L’ottimizzazione dei consumi energetici passa attraverso l’analisi e l’interpretazione di una mole sempre più ingente di dati, anche in rapporto ai diversi processi produttivi.

Argomenti in primo piano:

  1. L'APPROCCIO DATA DRIVEN
  2. IL MACHINE LEARNING E LA GESTIONE DEL FABBISOGNO
  3. PREDICTIVE ENERGY ANALYTICS: SAVEMIXER

Finanza, sanità pubblica, politica, comunicazione: in ogni settore l’analisi di grandi quantità di dati è fondamentale, non solo per monitorare e descrivere determinati processi, ma anche per predirne l’andamento futuro. L’energia non fa eccezione, anzi, grazie alla possibilità di raccogliere e misurare questi dati, dalla produzione al consumo, oggi possiamo parlare di digital energy. Questo termine nasce dalla possibilità di applicare tecnologie sempre più avanzate lungo tutta la filiera energetica: sensori e IoT tra le pareti domestiche o nei processi industriali e sistemi hardware e software per il monitoraggio e l’analisi dei dati di produzione e consumo. Questi costituiscono anche l’architettura di un approccio data driven, essenziale per una reale ottimizzazione dell’energia che non è semplice risparmio energetico ottenibile ad esempio attraverso l’utilizzo di strumenti meno energivori, ma un intervento più complesso e capillare rispetto all’insieme dei processi. Questo intervento permette di avere un modello energetico di riferimento a cui tendere, con un conseguente efficientamento energetico che avrà come risultato un risparmio economico e una riduzione delle emissioni di CO2.

L'APPROCCIO DATA DRIVEN

Con cultura data driven, dal punto di vista aziendale, si intende un approccio all’intero business basato sull’analisi dei dati. Questo quindi è un metodo generale che si applica in diversi ambiti: da quello ad esempio finanziario e del marketing, fino a quello della gestione dell’energia impiegata nei processi produttivi. Per quanto riguarda quest’ultimo punto, i dati raccolti grazie a strumenti di monitoraggio e analizzati attraverso specifici software possono diventare essenziali per individuare sprechi e malfunzionamenti, ma anche per gestire in modo più efficiente le filiere produttive, con risparmi che possono diventare ingenti senza la necessità di sostituire macchinari e strutture.

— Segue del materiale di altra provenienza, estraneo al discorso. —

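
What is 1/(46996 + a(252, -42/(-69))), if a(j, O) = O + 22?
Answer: 23/1081428 ≈ 2.1268e-5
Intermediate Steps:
a(j, O) = 22 + O
1/(46996 + a(252, -42/(-69))) = 1/(46996 + (22 - 42/(-69))) = 1/(46996 + (22 - 42*(-1/69))) = 1/(46996 + (22 + 14/23)) = 1/(46996 + 520/23) = 1/(1081428/23) = 23/1081428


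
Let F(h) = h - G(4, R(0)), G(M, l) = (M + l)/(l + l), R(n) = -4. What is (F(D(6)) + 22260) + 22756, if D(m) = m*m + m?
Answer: 45058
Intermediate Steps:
D(m) = m + m² (D(m) = m² + m = m + m²)
G(M, l) = (M + l)/(2*l) (G(M, l) = (M + l)/((2*l)) = (M + l)*(1/(2*l)) = (M + l)/(2*l))
F(h) = h (F(h) = h - (4 - 4)/(2*(-4)) = h - (-1)*0/(2*4) = h - 1*0 = h + 0 = h)
(F(D(6)) + 22260) + 22756 = (6*(1 + 6) + 22260) + 22756 = (6*7 + 22260) + 22756 = (42 + 22260) + 22756 = 22302 + 22756 = 45058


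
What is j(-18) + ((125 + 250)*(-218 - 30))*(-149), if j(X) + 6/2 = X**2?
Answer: 13857321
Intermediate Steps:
j(X) = -3 + X**2
j(-18) + ((125 + 250)*(-218 - 30))*(-149) = (-3 + (-18)**2) + ((125 + 250)*(-218 - 30))*(-149) = (-3 + 324) + (375*(-248))*(-149) = 321 - 93000*(-149) = 321 + 13857000 = 13857321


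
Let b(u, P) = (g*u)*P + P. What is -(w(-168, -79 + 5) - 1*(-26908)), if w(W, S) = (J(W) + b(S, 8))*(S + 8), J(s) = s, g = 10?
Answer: -428188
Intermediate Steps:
b(u, P) = P + 10*P*u (b(u, P) = (10*u)*P + P = 10*P*u + P = P + 10*P*u)
w(W, S) = (8 + S)*(8 + W + 80*S) (w(W, S) = (W + 8*(1 + 10*S))*(S + 8) = (W + (8 + 80*S))*(8 + S) = (8 + W + 80*S)*(8 + S) = (8 + S)*(8 + W + 80*S))
-(w(-168, -79 + 5) - 1*(-26908)) = -((64 + 8*(-168) + 80*(-79 + 5)**2 + 648*(-79 + 5) + (-79 + 5)*(-168)) - 1*(-26908)) = -((64 - 1344 + 80*(-74)**2 + 648*(-74) - 74*(-168)) + 26908) = -((64 - 1344 + 80*5476 - 47952 + 12432) + 26908) = -((64 - 1344 + 438080 - 47952 + 12432) + 26908) = -(401280 + 26908) = -1*428188 = -428188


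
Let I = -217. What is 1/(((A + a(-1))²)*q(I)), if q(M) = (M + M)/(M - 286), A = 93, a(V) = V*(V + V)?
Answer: 503/3916850 ≈ 0.00012842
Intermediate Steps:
a(V) = 2*V² (a(V) = V*(2*V) = 2*V²)
q(M) = 2*M/(-286 + M) (q(M) = (2*M)/(-286 + M) = 2*M/(-286 + M))
1/(((A + a(-1))²)*q(I)) = 1/(((93 + 2*(-1)²)²)*((2*(-217)/(-286 - 217)))) = 1/(((93 + 2*1)²)*((2*(-217)/(-503)))) = 1/(((93 + 2)²)*((2*(-217)*(-1/503)))) = 1/((95²)*(434/503)) = (503/434)/9025 = (1/9025)*(503/434) = 503/3916850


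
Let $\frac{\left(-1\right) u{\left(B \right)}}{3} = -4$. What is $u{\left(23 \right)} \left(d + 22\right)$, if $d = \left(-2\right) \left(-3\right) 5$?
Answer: $624$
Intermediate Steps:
$u{\left(B \right)} = 12$ ($u{\left(B \right)} = \left(-3\right) \left(-4\right) = 12$)
$d = 30$ ($d = 6 \cdot 5 = 30$)
$u{\left(23 \right)} \left(d + 22\right) = 12 \left(30 + 22\right) = 12 \cdot 52 = 624$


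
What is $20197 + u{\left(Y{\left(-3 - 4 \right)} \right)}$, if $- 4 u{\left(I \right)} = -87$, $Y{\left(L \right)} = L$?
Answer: $\frac{80875}{4} \approx 20219.0$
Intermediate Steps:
$u{\left(I \right)} = \frac{87}{4}$ ($u{\left(I \right)} = \left(- \frac{1}{4}\right) \left(-87\right) = \frac{87}{4}$)
$20197 + u{\left(Y{\left(-3 - 4 \right)} \right)} = 20197 + \frac{87}{4} = \frac{80875}{4}$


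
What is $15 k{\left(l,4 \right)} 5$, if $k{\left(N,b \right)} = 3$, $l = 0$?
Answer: $225$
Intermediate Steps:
$15 k{\left(l,4 \right)} 5 = 15 \cdot 3 \cdot 5 = 45 \cdot 5 = 225$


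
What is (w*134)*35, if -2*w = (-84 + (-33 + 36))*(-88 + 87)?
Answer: -189945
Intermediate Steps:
w = -81/2 (w = -(-84 + (-33 + 36))*(-88 + 87)/2 = -(-84 + 3)*(-1)/2 = -(-81)*(-1)/2 = -½*81 = -81/2 ≈ -40.500)
(w*134)*35 = -81/2*134*35 = -5427*35 = -189945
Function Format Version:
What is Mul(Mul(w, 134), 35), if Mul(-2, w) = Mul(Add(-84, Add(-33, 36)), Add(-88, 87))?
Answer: -189945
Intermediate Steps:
w = Rational(-81, 2) (w = Mul(Rational(-1, 2), Mul(Add(-84, Add(-33, 36)), Add(-88, 87))) = Mul(Rational(-1, 2), Mul(Add(-84, 3), -1)) = Mul(Rational(-1, 2), Mul(-81, -1)) = Mul(Rational(-1, 2), 81) = Rational(-81, 2) ≈ -40.500)
Mul(Mul(w, 134), 35) = Mul(Mul(Rational(-81, 2), 134), 35) = Mul(-5427, 35) = -189945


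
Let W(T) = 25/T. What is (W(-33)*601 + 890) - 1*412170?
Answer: -13587265/33 ≈ -4.1174e+5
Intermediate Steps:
(W(-33)*601 + 890) - 1*412170 = ((25/(-33))*601 + 890) - 1*412170 = ((25*(-1/33))*601 + 890) - 412170 = (-25/33*601 + 890) - 412170 = (-15025/33 + 890) - 412170 = 14345/33 - 412170 = -13587265/33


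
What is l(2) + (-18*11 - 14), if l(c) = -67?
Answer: -279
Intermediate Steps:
l(2) + (-18*11 - 14) = -67 + (-18*11 - 14) = -67 + (-198 - 14) = -67 - 212 = -279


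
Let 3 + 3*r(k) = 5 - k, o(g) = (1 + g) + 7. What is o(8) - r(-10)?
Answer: 12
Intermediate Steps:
o(g) = 8 + g
r(k) = 2/3 - k/3 (r(k) = -1 + (5 - k)/3 = -1 + (5/3 - k/3) = 2/3 - k/3)
o(8) - r(-10) = (8 + 8) - (2/3 - 1/3*(-10)) = 16 - (2/3 + 10/3) = 16 - 1*4 = 16 - 4 = 12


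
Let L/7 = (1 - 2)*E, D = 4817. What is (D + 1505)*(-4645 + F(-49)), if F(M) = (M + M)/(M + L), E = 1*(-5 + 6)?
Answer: -58709253/2 ≈ -2.9355e+7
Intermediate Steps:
E = 1 (E = 1*1 = 1)
L = -7 (L = 7*((1 - 2)*1) = 7*(-1*1) = 7*(-1) = -7)
F(M) = 2*M/(-7 + M) (F(M) = (M + M)/(M - 7) = (2*M)/(-7 + M) = 2*M/(-7 + M))
(D + 1505)*(-4645 + F(-49)) = (4817 + 1505)*(-4645 + 2*(-49)/(-7 - 49)) = 6322*(-4645 + 2*(-49)/(-56)) = 6322*(-4645 + 2*(-49)*(-1/56)) = 6322*(-4645 + 7/4) = 6322*(-18573/4) = -58709253/2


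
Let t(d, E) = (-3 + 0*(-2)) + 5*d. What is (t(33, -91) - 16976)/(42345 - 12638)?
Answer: -16814/29707 ≈ -0.56599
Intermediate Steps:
t(d, E) = -3 + 5*d (t(d, E) = (-3 + 0) + 5*d = -3 + 5*d)
(t(33, -91) - 16976)/(42345 - 12638) = ((-3 + 5*33) - 16976)/(42345 - 12638) = ((-3 + 165) - 16976)/29707 = (162 - 16976)*(1/29707) = -16814*1/29707 = -16814/29707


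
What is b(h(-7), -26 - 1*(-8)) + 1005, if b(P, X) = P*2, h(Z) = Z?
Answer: 991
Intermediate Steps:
b(P, X) = 2*P
b(h(-7), -26 - 1*(-8)) + 1005 = 2*(-7) + 1005 = -14 + 1005 = 991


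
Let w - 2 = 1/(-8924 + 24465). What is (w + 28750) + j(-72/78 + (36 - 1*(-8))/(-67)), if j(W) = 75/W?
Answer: 613829514383/21384416 ≈ 28705.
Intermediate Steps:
w = 31083/15541 (w = 2 + 1/(-8924 + 24465) = 2 + 1/15541 = 31083/15541 ≈ 2.0001)
(w + 28750) + j(-72/78 + (36 - 1*(-8))/(-67)) = (31083/15541 + 28750) + 75/(-72/78 + (36 - 1*(-8))/(-67)) = 446834833/15541 + 75/(-72*1/78 + (36 + 8)*(-1/67)) = 446834833/15541 + 75/(-12/13 + 44*(-1/67)) = 446834833/15541 + 75/(-12/13 - 44/67) = 446834833/15541 + 75/(-1376/871) = 446834833/15541 + 75*(-871/1376) = 446834833/15541 - 65325/1376 = 613829514383/21384416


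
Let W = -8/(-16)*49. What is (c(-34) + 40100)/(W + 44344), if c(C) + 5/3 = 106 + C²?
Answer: 248162/266211 ≈ 0.93220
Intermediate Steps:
W = 49/2 (W = -8*(-1/16)*49 = (½)*49 = 49/2 ≈ 24.500)
c(C) = 313/3 + C² (c(C) = -5/3 + (106 + C²) = 313/3 + C²)
(c(-34) + 40100)/(W + 44344) = ((313/3 + (-34)²) + 40100)/(49/2 + 44344) = ((313/3 + 1156) + 40100)/(88737/2) = (3781/3 + 40100)*(2/88737) = (124081/3)*(2/88737) = 248162/266211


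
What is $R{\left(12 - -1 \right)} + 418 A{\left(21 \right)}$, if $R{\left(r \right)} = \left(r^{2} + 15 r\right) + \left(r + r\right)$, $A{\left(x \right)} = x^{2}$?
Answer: $184728$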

IL MACHINE LEARNING E LA GESTIONE DEL FABBISOGNO

Mentre il monitoraggio dei soli consumi è utile per avere il dato in valore assoluto di quanta energia i processi di efficientamento energetico hanno permesso di risparmiare, un approccio data driven complessivo permette di normalizzare tali consumi rispetto alle variabili al contorno che si possono via via considerare come, ad esempio, i volumi di produzione o le condizioni climatiche esterne. Combinare produzione, consumo e conseguente gestione dei carichi in tempo quasi reale, è il compito demandato ad algoritmi predittivi che possono essere efficacemente sfruttati dall’energy manager in base ai risultati che si vogliono ottenere.

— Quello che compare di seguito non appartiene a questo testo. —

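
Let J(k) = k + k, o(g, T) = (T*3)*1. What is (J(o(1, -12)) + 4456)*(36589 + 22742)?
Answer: 260107104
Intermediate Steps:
o(g, T) = 3*T (o(g, T) = (3*T)*1 = 3*T)
J(k) = 2*k
(J(o(1, -12)) + 4456)*(36589 + 22742) = (2*(3*(-12)) + 4456)*(36589 + 22742) = (2*(-36) + 4456)*59331 = (-72 + 4456)*59331 = 4384*59331 = 260107104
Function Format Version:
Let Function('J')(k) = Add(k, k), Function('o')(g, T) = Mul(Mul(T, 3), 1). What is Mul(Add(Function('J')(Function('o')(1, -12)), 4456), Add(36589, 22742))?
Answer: 260107104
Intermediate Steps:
Function('o')(g, T) = Mul(3, T) (Function('o')(g, T) = Mul(Mul(3, T), 1) = Mul(3, T))
Function('J')(k) = Mul(2, k)
Mul(Add(Function('J')(Function('o')(1, -12)), 4456), Add(36589, 22742)) = Mul(Add(Mul(2, Mul(3, -12)), 4456), Add(36589, 22742)) = Mul(Add(Mul(2, -36), 4456), 59331) = Mul(Add(-72, 4456), 59331) = Mul(4384, 59331) = 260107104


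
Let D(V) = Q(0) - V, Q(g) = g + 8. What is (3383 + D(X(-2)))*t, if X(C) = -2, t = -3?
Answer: -10179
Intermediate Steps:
Q(g) = 8 + g
D(V) = 8 - V (D(V) = (8 + 0) - V = 8 - V)
(3383 + D(X(-2)))*t = (3383 + (8 - 1*(-2)))*(-3) = (3383 + (8 + 2))*(-3) = (3383 + 10)*(-3) = 3393*(-3) = -10179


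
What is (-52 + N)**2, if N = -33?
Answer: 7225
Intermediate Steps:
(-52 + N)**2 = (-52 - 33)**2 = (-85)**2 = 7225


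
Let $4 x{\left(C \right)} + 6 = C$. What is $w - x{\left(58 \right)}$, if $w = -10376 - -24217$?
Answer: $13828$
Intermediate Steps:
$w = 13841$ ($w = -10376 + 24217 = 13841$)
$x{\left(C \right)} = - \frac{3}{2} + \frac{C}{4}$
$w - x{\left(58 \right)} = 13841 - \left(- \frac{3}{2} + \frac{1}{4} \cdot 58\right) = 13841 - \left(- \frac{3}{2} + \frac{29}{2}\right) = 13841 - 13 = 13828$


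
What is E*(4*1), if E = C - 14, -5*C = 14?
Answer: -336/5 ≈ -67.200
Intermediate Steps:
C = -14/5 (C = -⅕*14 = -14/5 ≈ -2.8000)
E = -84/5 (E = -14/5 - 14 = -84/5 ≈ -16.800)
E*(4*1) = -336/5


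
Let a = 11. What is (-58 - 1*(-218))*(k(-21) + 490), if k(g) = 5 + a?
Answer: 80960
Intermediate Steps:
k(g) = 16 (k(g) = 5 + 11 = 16)
(-58 - 1*(-218))*(k(-21) + 490) = (-58 - 1*(-218))*(16 + 490) = (-58 + 218)*506 = 160*506 = 80960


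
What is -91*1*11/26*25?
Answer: -1925/2 ≈ -962.50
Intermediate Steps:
-91*1*11/26*25 = -1001/26*25 = -91*11/26*25 = -77/2*25 = -1925/2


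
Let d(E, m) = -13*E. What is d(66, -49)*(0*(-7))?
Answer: 0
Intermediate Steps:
d(66, -49)*(0*(-7)) = (-13*66)*(0*(-7)) = -858*0 = 0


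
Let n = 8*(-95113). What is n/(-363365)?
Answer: 760904/363365 ≈ 2.0940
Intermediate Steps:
n = -760904
n/(-363365) = -760904/(-363365) = -760904*(-1/363365) = 760904/363365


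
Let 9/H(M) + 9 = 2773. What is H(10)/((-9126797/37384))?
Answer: -84114/6306616727 ≈ -1.3337e-5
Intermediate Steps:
H(M) = 9/2764 (H(M) = 9/(-9 + 2773) = 9/2764)
H(10)/((-9126797/37384)) = 9/(2764*((-9126797/37384))) = 9/(2764*((-9126797*1/37384))) = 9/(2764*(-9126797/37384)) = (9/2764)*(-37384/9126797) = -84114/6306616727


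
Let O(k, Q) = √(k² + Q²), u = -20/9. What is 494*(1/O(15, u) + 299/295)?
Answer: 147706/295 + 4446*√745/3725 ≈ 533.28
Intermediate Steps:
u = -20/9 (u = -20*⅑ = -20/9 ≈ -2.2222)
O(k, Q) = √(Q² + k²)
494*(1/O(15, u) + 299/295) = 494*(1/(√((-20/9)² + 15²)) + 299/295) = 494*(1/(√(400/81 + 225)) + 299*(1/295)) = 494*(1/(√(18625/81)) + 299/295) = 494*(1/(5*√745/9) + 299/295) = 494*(9*√745/3725 + 299/295) = 494*(299/295 + 9*√745/3725) = 147706/295 + 4446*√745/3725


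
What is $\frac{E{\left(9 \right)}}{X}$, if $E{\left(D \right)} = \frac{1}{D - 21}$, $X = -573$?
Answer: $\frac{1}{6876} \approx 0.00014543$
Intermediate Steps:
$E{\left(D \right)} = \frac{1}{-21 + D}$
$\frac{E{\left(9 \right)}}{X} = \frac{1}{\left(-21 + 9\right) \left(-573\right)} = \frac{1}{-12} \left(- \frac{1}{573}\right) = \left(- \frac{1}{12}\right) \left(- \frac{1}{573}\right) = \frac{1}{6876}$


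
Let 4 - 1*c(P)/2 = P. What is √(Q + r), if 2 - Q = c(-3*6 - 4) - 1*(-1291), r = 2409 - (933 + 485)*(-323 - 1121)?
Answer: 2*√512165 ≈ 1431.3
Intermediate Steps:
c(P) = 8 - 2*P
r = 2050001 (r = 2409 - 1418*(-1444) = 2409 - 1*(-2047592) = 2409 + 2047592 = 2050001)
Q = -1341 (Q = 2 - ((8 - 2*(-3*6 - 4)) - 1*(-1291)) = 2 - ((8 - 2*(-18 - 4)) + 1291) = 2 - ((8 - 2*(-22)) + 1291) = 2 - ((8 + 44) + 1291) = 2 - (52 + 1291) = 2 - 1*1343 = 2 - 1343 = -1341)
√(Q + r) = √(-1341 + 2050001) = √2048660 = 2*√512165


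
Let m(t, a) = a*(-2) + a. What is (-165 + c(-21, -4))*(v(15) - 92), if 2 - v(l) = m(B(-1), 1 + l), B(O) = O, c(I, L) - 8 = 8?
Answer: 11026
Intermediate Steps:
c(I, L) = 16 (c(I, L) = 8 + 8 = 16)
m(t, a) = -a (m(t, a) = -2*a + a = -a)
v(l) = 3 + l (v(l) = 2 - (-1)*(1 + l) = 2 - (-1 - l) = 2 + (1 + l) = 3 + l)
(-165 + c(-21, -4))*(v(15) - 92) = (-165 + 16)*((3 + 15) - 92) = -149*(18 - 92) = -149*(-74) = 11026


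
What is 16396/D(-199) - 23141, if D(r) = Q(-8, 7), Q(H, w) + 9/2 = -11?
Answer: -750163/31 ≈ -24199.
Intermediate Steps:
Q(H, w) = -31/2 (Q(H, w) = -9/2 - 11 = -31/2)
D(r) = -31/2
16396/D(-199) - 23141 = 16396/(-31/2) - 23141 = 16396*(-2/31) - 23141 = -32792/31 - 23141 = -750163/31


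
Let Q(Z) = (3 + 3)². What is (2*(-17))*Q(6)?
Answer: -1224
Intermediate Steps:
Q(Z) = 36 (Q(Z) = 6² = 36)
(2*(-17))*Q(6) = (2*(-17))*36 = -34*36 = -1224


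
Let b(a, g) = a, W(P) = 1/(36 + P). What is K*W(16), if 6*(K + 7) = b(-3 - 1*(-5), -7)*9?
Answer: -1/13 ≈ -0.076923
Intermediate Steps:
K = -4 (K = -7 + ((-3 - 1*(-5))*9)/6 = -7 + ((-3 + 5)*9)/6 = -7 + (2*9)/6 = -7 + (⅙)*18 = -7 + 3 = -4)
K*W(16) = -4/(36 + 16) = -4/52 = -4*1/52 = -1/13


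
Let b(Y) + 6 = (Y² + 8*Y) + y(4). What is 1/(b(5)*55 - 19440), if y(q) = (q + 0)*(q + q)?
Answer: -1/14435 ≈ -6.9276e-5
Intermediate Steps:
y(q) = 2*q² (y(q) = q*(2*q) = 2*q²)
b(Y) = 26 + Y² + 8*Y (b(Y) = -6 + ((Y² + 8*Y) + 2*4²) = -6 + ((Y² + 8*Y) + 2*16) = -6 + ((Y² + 8*Y) + 32) = -6 + (32 + Y² + 8*Y) = 26 + Y² + 8*Y)
1/(b(5)*55 - 19440) = 1/((26 + 5² + 8*5)*55 - 19440) = 1/((26 + 25 + 40)*55 - 19440) = 1/(91*55 - 19440) = 1/(5005 - 19440) = 1/(-14435) = -1/14435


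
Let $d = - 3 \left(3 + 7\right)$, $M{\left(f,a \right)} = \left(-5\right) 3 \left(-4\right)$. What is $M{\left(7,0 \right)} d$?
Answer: $-1800$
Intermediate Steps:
$M{\left(f,a \right)} = 60$ ($M{\left(f,a \right)} = \left(-15\right) \left(-4\right) = 60$)
$d = -30$ ($d = \left(-3\right) 10 = -30$)
$M{\left(7,0 \right)} d = 60 \left(-30\right) = -1800$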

PREDICTIVE ENERGY ANALYTICS: SAVEMIXER

I Predictive Analytics sono le soluzioni di data intelligence, quindi di interpretazioni dei big data, che consentono di calcolare le probabilità che accada un certo evento facilitando l’adozione delle misure necessarie per raggiungere un determinato obiettivo. Attraverso il machine learning si è in grado di aumentare l’accuratezza di tali elaborazioni. Savemixer è il sistema integrato di energy intelligence messo a punto da Seaside per prevedere, gestire e ottimizzare i consumi aziendali. Il software è in grado di analizzare i dati energetici di un’azienda stabilendo la energy baseline, cioè i valori di consumo di riferimento. Questo permette di creare un modello ideale sulla base della situazione attuale e reale dei processi di lavorazione. Tale analisi, centrale per poter arrivare a una reale ottimizzazione, viene realizzata grazie all’intervento di un team di Data Scientist ed esperti di efficienza energetica che adattano il software alle specifiche esigenze del cliente. Il lato più innovativo della soluzione è proprio nell’integrazione tra il sistema di monitoraggio energetico e i dati relativi a tutti i flussi di lavoro aziendali provenienti da Enterprise Resource Planning (ERP), Business Intelligence (BI), Material Requirements Planning (MRP) e Manufacturing Execution System (MES). In questo modo il percorso di efficienza energetica risulta perfettamente tarato sulla singola realtà aziendale e sui diversi modelli di business, consentendo al software di intervenire direttamente sui comportamenti in atto e di misurare in maniera puntuale i saving energetici ottenuti da eventuali interventi impiantistici. Il risparmio attraverso una soluzione di questo tipo può arrivare fino al 20% del consumo energetico, valore che per le aziende energivore rappresenta una parte importante del bilancio economico e di sostenibilità.